Há vários anos escrevi um texto explicando o escapamento de cronômetro, cujo desenvolvimento foi disputado por dois grandes da relojoaria britânica, que trocaram diversas farpas entre si.
Eis o texto, que vale a pena ler de novo:
http://www.relogiosmecanicos.com.br/detencao.htmlEu não entrei em detalhes na época sobre as rusgas, até mesmo porque não eram a tônica do texto.
Como estou lendo mais um livro sobre cronômetros, depois de anos, resolvi postar algumas anedotas.
Inicialmente, tenho que penitenciar-me pela ingenuidade, porque após ler dezenas de textos sobre os grandes da indústria britânica, nunca consegui unir os pontos que TODOS, não apenas alguns deles, estavam ativos na mesma época, às vezes fazendo experimentos sem o conhecimento dos demais.
Achei essa história que li agora bacana, mas acredito que outras virão.

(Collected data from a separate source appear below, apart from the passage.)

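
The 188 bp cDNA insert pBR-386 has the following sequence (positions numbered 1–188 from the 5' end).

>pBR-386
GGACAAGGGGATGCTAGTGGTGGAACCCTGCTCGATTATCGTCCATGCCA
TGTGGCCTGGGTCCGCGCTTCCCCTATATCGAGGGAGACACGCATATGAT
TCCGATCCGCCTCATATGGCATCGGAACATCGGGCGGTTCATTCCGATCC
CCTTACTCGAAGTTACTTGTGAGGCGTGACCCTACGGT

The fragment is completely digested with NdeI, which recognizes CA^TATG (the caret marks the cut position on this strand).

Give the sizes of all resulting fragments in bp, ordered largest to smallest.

94, 74, 20 bp

NdeI sites (CATATG) start at positions 93, 113.
NdeI cuts after base 2 of each site, so after positions 94, 114.
Linear molecule, 2 cuts → 3 fragments:
  1–94 → 94 bp
  95–114 → 20 bp
  115–188 → 74 bp
Sorted largest to smallest: 94, 74, 20 bp.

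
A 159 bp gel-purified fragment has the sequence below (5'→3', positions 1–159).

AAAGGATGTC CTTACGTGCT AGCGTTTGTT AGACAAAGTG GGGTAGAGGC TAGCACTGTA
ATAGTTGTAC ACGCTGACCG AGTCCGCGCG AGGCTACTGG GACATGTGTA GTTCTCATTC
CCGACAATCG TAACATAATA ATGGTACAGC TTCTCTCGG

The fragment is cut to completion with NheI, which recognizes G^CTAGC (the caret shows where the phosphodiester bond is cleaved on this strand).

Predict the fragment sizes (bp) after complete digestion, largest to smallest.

110, 31, 18 bp

NheI sites (GCTAGC) start at positions 18, 49.
NheI cuts after the first base of each site, so after positions 18, 49.
Linear molecule, 2 cuts → 3 fragments:
  1–18 → 18 bp
  19–49 → 31 bp
  50–159 → 110 bp
Sorted largest to smallest: 110, 31, 18 bp.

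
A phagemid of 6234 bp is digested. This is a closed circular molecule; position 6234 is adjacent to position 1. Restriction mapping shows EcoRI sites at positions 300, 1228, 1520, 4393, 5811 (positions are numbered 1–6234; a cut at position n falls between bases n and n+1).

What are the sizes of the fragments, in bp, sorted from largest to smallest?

Circular molecule, 5 cuts → 5 fragments:
  1228 − 300 = 928 bp
  1520 − 1228 = 292 bp
  4393 − 1520 = 2873 bp
  5811 − 4393 = 1418 bp
  wrap: 6234 − 5811 + 300 = 723 bp
Sorted largest to smallest: 2873, 1418, 928, 723, 292 bp.

2873, 1418, 928, 723, 292 bp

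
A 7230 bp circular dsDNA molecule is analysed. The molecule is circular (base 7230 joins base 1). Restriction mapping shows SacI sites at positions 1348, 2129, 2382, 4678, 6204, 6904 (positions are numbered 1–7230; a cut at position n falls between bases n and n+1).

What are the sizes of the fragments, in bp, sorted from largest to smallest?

Circular molecule, 6 cuts → 6 fragments:
  2129 − 1348 = 781 bp
  2382 − 2129 = 253 bp
  4678 − 2382 = 2296 bp
  6204 − 4678 = 1526 bp
  6904 − 6204 = 700 bp
  wrap: 7230 − 6904 + 1348 = 1674 bp
Sorted largest to smallest: 2296, 1674, 1526, 781, 700, 253 bp.

2296, 1674, 1526, 781, 700, 253 bp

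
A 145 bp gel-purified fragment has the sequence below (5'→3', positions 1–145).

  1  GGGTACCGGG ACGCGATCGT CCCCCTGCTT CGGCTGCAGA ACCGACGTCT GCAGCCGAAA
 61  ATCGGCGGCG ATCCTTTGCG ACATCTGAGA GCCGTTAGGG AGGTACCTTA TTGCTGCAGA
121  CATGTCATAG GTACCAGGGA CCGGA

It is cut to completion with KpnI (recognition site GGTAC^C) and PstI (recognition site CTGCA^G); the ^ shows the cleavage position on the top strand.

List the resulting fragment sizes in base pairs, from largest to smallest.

KpnI sites (GGTACC) start at positions 2, 102, 130.
KpnI cuts after base 5 of each site (before the last base), so after positions 6, 106, 134.
PstI sites (CTGCAG) start at positions 34, 49, 114.
PstI cuts after base 5 of each site (before the last base), so after positions 38, 53, 118.
Combined cut positions: 6, 38, 53, 106, 118, 134.
Linear molecule, 6 cuts → 7 fragments:
  1–6 → 6 bp
  7–38 → 32 bp
  39–53 → 15 bp
  54–106 → 53 bp
  107–118 → 12 bp
  119–134 → 16 bp
  135–145 → 11 bp
Sorted largest to smallest: 53, 32, 16, 15, 12, 11, 6 bp.

53, 32, 16, 15, 12, 11, 6 bp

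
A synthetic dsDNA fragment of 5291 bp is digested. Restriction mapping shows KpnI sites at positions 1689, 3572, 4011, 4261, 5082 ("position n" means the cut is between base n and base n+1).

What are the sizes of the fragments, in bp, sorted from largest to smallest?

1883, 1689, 821, 439, 250, 209 bp

Linear molecule, 5 cuts → 6 fragments:
  1689 − 0 = 1689 bp
  3572 − 1689 = 1883 bp
  4011 − 3572 = 439 bp
  4261 − 4011 = 250 bp
  5082 − 4261 = 821 bp
  5291 − 5082 = 209 bp
Sorted largest to smallest: 1883, 1689, 821, 439, 250, 209 bp.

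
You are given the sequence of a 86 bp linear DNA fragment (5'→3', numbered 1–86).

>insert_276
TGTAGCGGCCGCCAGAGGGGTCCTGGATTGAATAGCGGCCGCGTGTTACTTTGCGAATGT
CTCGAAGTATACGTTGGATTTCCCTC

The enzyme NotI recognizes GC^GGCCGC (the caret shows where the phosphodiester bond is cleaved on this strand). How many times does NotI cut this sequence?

2

GCGGCCGC occurs starting at positions 5, 35.
NotI cuts at 2 sites.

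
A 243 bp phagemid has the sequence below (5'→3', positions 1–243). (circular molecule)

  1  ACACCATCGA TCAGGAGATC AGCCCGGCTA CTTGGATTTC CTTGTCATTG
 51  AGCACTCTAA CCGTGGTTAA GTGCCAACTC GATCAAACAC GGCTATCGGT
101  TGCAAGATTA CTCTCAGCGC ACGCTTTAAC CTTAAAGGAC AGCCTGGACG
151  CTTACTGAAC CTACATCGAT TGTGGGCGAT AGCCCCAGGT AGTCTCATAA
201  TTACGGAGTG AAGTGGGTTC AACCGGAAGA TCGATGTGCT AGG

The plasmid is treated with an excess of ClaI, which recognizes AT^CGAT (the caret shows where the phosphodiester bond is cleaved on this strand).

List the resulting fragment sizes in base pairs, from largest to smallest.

ClaI sites (ATCGAT) start at positions 6, 165, 230.
ClaI cuts after base 2 of each site, so after positions 7, 166, 231.
Circular molecule, 3 cuts → 3 fragments:
  8–166 → 159 bp
  167–231 → 65 bp
  232–243 then 1–7 → 12 + 7 = 19 bp
Sorted largest to smallest: 159, 65, 19 bp.

159, 65, 19 bp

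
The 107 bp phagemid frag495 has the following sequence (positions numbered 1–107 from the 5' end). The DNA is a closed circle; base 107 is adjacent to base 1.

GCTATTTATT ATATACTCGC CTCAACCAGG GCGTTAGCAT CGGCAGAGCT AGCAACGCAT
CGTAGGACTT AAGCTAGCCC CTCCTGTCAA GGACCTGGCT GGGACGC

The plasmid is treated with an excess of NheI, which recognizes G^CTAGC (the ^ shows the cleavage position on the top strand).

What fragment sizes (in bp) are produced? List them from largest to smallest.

NheI sites (GCTAGC) start at positions 48, 73.
NheI cuts after the first base of each site, so after positions 48, 73.
Circular molecule, 2 cuts → 2 fragments:
  49–73 → 25 bp
  74–107 then 1–48 → 34 + 48 = 82 bp
Sorted largest to smallest: 82, 25 bp.

82, 25 bp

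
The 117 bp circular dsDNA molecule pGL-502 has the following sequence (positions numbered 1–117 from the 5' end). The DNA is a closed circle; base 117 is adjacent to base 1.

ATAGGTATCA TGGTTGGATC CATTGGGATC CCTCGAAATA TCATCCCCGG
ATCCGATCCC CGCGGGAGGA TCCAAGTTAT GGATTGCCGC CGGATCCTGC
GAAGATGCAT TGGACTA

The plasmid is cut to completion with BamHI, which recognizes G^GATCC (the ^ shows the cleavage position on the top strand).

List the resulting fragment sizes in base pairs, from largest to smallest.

41, 24, 23, 19, 10 bp

BamHI sites (GGATCC) start at positions 16, 26, 49, 68, 92.
BamHI cuts after the first base of each site, so after positions 16, 26, 49, 68, 92.
Circular molecule, 5 cuts → 5 fragments:
  17–26 → 10 bp
  27–49 → 23 bp
  50–68 → 19 bp
  69–92 → 24 bp
  93–117 then 1–16 → 25 + 16 = 41 bp
Sorted largest to smallest: 41, 24, 23, 19, 10 bp.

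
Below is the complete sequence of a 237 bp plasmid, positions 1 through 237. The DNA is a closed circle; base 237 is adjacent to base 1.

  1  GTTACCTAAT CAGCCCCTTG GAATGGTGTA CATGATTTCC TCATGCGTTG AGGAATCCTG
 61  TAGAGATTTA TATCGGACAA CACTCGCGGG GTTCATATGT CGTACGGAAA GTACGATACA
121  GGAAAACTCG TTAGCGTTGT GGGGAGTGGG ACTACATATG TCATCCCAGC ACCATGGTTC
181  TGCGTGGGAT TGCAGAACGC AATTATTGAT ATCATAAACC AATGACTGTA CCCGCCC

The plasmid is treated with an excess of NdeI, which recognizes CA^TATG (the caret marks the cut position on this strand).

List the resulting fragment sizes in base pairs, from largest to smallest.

NdeI sites (CATATG) start at positions 94, 155.
NdeI cuts after base 2 of each site, so after positions 95, 156.
Circular molecule, 2 cuts → 2 fragments:
  96–156 → 61 bp
  157–237 then 1–95 → 81 + 95 = 176 bp
Sorted largest to smallest: 176, 61 bp.

176, 61 bp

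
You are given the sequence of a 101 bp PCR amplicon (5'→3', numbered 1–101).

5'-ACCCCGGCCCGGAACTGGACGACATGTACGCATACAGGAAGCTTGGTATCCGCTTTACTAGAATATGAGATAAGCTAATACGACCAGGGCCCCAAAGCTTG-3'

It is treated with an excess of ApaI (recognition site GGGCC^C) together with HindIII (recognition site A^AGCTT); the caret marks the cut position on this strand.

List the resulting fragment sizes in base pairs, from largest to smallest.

52, 39, 6, 4 bp

The ApaI site (GGGCCC) starts at position 87.
ApaI cuts after base 5 of each site (before the last base), so after position 91.
HindIII sites (AAGCTT) start at positions 39, 95.
HindIII cuts after the first base of each site, so after positions 39, 95.
Combined cut positions: 39, 91, 95.
Linear molecule, 3 cuts → 4 fragments:
  1–39 → 39 bp
  40–91 → 52 bp
  92–95 → 4 bp
  96–101 → 6 bp
Sorted largest to smallest: 52, 39, 6, 4 bp.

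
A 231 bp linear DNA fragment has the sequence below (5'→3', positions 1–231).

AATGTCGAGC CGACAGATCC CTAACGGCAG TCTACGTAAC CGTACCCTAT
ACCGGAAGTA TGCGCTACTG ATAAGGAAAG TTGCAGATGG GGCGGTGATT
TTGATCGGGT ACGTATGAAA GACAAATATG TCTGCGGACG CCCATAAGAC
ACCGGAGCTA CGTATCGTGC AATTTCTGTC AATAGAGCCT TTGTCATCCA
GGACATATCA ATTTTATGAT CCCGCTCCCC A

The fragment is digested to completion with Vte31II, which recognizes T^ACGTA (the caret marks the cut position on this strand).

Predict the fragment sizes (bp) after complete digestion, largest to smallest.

77, 72, 49, 33 bp

Vte31II sites (TACGTA) start at positions 33, 110, 159.
Vte31II cuts after the first base of each site, so after positions 33, 110, 159.
Linear molecule, 3 cuts → 4 fragments:
  1–33 → 33 bp
  34–110 → 77 bp
  111–159 → 49 bp
  160–231 → 72 bp
Sorted largest to smallest: 77, 72, 49, 33 bp.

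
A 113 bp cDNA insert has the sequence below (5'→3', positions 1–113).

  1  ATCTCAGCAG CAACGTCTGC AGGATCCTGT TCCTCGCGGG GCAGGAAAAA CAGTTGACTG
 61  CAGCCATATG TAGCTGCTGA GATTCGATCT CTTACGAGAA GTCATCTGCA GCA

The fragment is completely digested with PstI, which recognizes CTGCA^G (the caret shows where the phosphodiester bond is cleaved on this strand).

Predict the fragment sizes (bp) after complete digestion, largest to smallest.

48, 41, 21, 3 bp

PstI sites (CTGCAG) start at positions 17, 58, 106.
PstI cuts after base 5 of each site (before the last base), so after positions 21, 62, 110.
Linear molecule, 3 cuts → 4 fragments:
  1–21 → 21 bp
  22–62 → 41 bp
  63–110 → 48 bp
  111–113 → 3 bp
Sorted largest to smallest: 48, 41, 21, 3 bp.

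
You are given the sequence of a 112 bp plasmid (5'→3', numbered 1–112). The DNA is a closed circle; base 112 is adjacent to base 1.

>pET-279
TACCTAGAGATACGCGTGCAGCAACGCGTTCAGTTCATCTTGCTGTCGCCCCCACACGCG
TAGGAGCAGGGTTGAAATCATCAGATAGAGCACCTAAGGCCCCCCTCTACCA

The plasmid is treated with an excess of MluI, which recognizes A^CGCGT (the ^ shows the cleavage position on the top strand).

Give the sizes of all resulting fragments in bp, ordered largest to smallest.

MluI sites (ACGCGT) start at positions 12, 24, 56.
MluI cuts after the first base of each site, so after positions 12, 24, 56.
Circular molecule, 3 cuts → 3 fragments:
  13–24 → 12 bp
  25–56 → 32 bp
  57–112 then 1–12 → 56 + 12 = 68 bp
Sorted largest to smallest: 68, 32, 12 bp.

68, 32, 12 bp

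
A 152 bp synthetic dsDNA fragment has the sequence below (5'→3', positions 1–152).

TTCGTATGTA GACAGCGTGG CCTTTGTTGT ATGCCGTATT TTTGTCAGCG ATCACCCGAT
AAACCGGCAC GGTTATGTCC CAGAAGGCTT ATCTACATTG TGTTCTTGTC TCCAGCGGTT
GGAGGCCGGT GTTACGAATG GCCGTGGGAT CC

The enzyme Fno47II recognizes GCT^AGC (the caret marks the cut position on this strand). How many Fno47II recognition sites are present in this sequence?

No occurrence of GCTAGC is present in the sequence.
Fno47II does not cut: 0 sites.

0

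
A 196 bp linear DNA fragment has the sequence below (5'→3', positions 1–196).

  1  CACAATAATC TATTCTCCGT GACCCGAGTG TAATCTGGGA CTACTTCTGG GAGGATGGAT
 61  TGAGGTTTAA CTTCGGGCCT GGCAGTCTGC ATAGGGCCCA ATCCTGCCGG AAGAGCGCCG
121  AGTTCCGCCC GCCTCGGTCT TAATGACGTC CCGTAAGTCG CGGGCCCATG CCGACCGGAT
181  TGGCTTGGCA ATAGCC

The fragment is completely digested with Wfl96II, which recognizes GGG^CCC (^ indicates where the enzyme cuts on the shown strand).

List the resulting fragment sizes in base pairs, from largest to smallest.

Wfl96II sites (GGGCCC) start at positions 94, 162.
Wfl96II cuts after base 3 of each site, so after positions 96, 164.
Linear molecule, 2 cuts → 3 fragments:
  1–96 → 96 bp
  97–164 → 68 bp
  165–196 → 32 bp
Sorted largest to smallest: 96, 68, 32 bp.

96, 68, 32 bp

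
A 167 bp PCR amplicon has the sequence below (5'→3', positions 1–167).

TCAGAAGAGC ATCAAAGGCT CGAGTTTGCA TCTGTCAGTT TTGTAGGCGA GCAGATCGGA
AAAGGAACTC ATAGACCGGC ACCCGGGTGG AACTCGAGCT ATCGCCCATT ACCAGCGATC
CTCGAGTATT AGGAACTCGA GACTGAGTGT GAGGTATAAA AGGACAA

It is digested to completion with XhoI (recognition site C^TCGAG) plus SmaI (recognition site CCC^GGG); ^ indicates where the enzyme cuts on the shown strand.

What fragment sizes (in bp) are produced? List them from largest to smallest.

XhoI sites (CTCGAG) start at positions 19, 93, 121, 136.
XhoI cuts after the first base of each site, so after positions 19, 93, 121, 136.
The SmaI site (CCCGGG) starts at position 82.
SmaI cuts after base 3 of each site, so after position 84.
Combined cut positions: 19, 84, 93, 121, 136.
Linear molecule, 5 cuts → 6 fragments:
  1–19 → 19 bp
  20–84 → 65 bp
  85–93 → 9 bp
  94–121 → 28 bp
  122–136 → 15 bp
  137–167 → 31 bp
Sorted largest to smallest: 65, 31, 28, 19, 15, 9 bp.

65, 31, 28, 19, 15, 9 bp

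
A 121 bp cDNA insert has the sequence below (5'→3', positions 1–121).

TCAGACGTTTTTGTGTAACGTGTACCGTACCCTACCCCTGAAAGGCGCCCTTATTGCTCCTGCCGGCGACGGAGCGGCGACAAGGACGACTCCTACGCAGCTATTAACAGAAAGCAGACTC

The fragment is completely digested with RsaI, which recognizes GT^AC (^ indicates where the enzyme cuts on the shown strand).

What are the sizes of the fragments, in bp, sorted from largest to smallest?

RsaI sites (GTAC) start at positions 22, 27.
RsaI cuts after base 2 of each site, so after positions 23, 28.
Linear molecule, 2 cuts → 3 fragments:
  1–23 → 23 bp
  24–28 → 5 bp
  29–121 → 93 bp
Sorted largest to smallest: 93, 23, 5 bp.

93, 23, 5 bp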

Como é notório, Thomas Mudge (o inventor do escapamento de âncora, diga-se) produziu um cronômetro que foi levado a testes em Greenwich em 1774, sob o comando de... Nevil Maskelyne. Esse cronômetro, que hoje encontra-se em perfeito estado de conservação no British Museum, foi o resultado da experiência literalmente "visceral" e que mudou toda sua vida ao acompanhar Harrison a desmontar e explicar o h4. Maskelyne, nesse teste, achou o relógio excelente e disse que nada havia sido testado que apresentasse tanta precisão (adiantou 1 minuto e 9 segundos em 109 dias, descontada a marcha diária média). Então, recebeu grana e autorização da Comissão da Longitude para fabricar mais dois, que foram apelidados de Azul e Verde (um deles, aliás, foi parar no Salão de Matemática e Física de Dresden e também está em perfeito estado. Como tudo isso se conecta? Bem, é outra história...).
Os dois, então, foram colocados em Greenwich para testes e não foram bem, mesmo depois de ajustados. Maskelyne perdeu a paciência e estes não foram autorizados a um teste no mar para receber o prêmio da Longitude (segundo lugar, diga-se, porque teoricamente - isso também é outra história - o primeiro lugar já havia sido ganho por Harrison).
O ano já era 1790 e Thomas Mudge já estava senil e seu filho, advogado, entrou com uma petição no parlamento, como havia feito Harrison, dizendo que a Comissão da Longitude o havia "rasteirado" e que ele merecia uma compensação pelo desenvolvimento da ciência. A acusação era dirigida a Maskelyne, que teria manipulado de forma tosca os cronômetros. Não vou entrar também aqui no mérito das acusações, mas fato é que ele foi agraciado com 2500 libras que, diga-se, era uma fábula na época, algo em torno de 1.5 milhões de dólares atuais.
Aproveitando o ensejo, assim que Mudge apresentou sua petição, outro cara "não importante" nessa história
, chamado John Arnold, puxando a brasa para sua sardinha e fazendo sua propaganda e, claro, já lançando as bases para eventual pedido de dinheiro no futuro, divulgou um panfleto em Londres.
Disse ele que ninguém (referindo-se claramente a Mudge) havia prestado tantos serviços ao país e que seus cronômetros já estavam sendo usados há anos nos navios da Coroa (eh... Acreditam que os primeiros cronômetros dele foram levados com o Capitão Cook nas suas viagens, juntamente com o... K1 de Kendall, cópia do h4? Não funcionaram bem, enquanto o k1 se mostrou excelente).
Continuou... Digo ainda que inventei um novo escapamento que não possui fricção alguma, sendo que óleo não é necessário. Portanto, a utilização de qualquer material, seja diamante, aço, latão ou um pedaço de madeira é indiferente, todos servem ao propósito!
Seu rival declarado, Thomas Earnshaw, então declarou de forma sarcástica:
Vejam senhores relojoeiros! Qualquer tipo de material agora pode ser usado no relógio. Afinal, toda fricção foi excluída dos pivôs e escapamento! Excelente notícia para nós relojoeiros, que agora poderemos fazer todos os relógios de madeira!
O assunto era seríssimo, envolvia fama e grana na época, mas hoje, lendo as passagens, chega a ser até engraçado!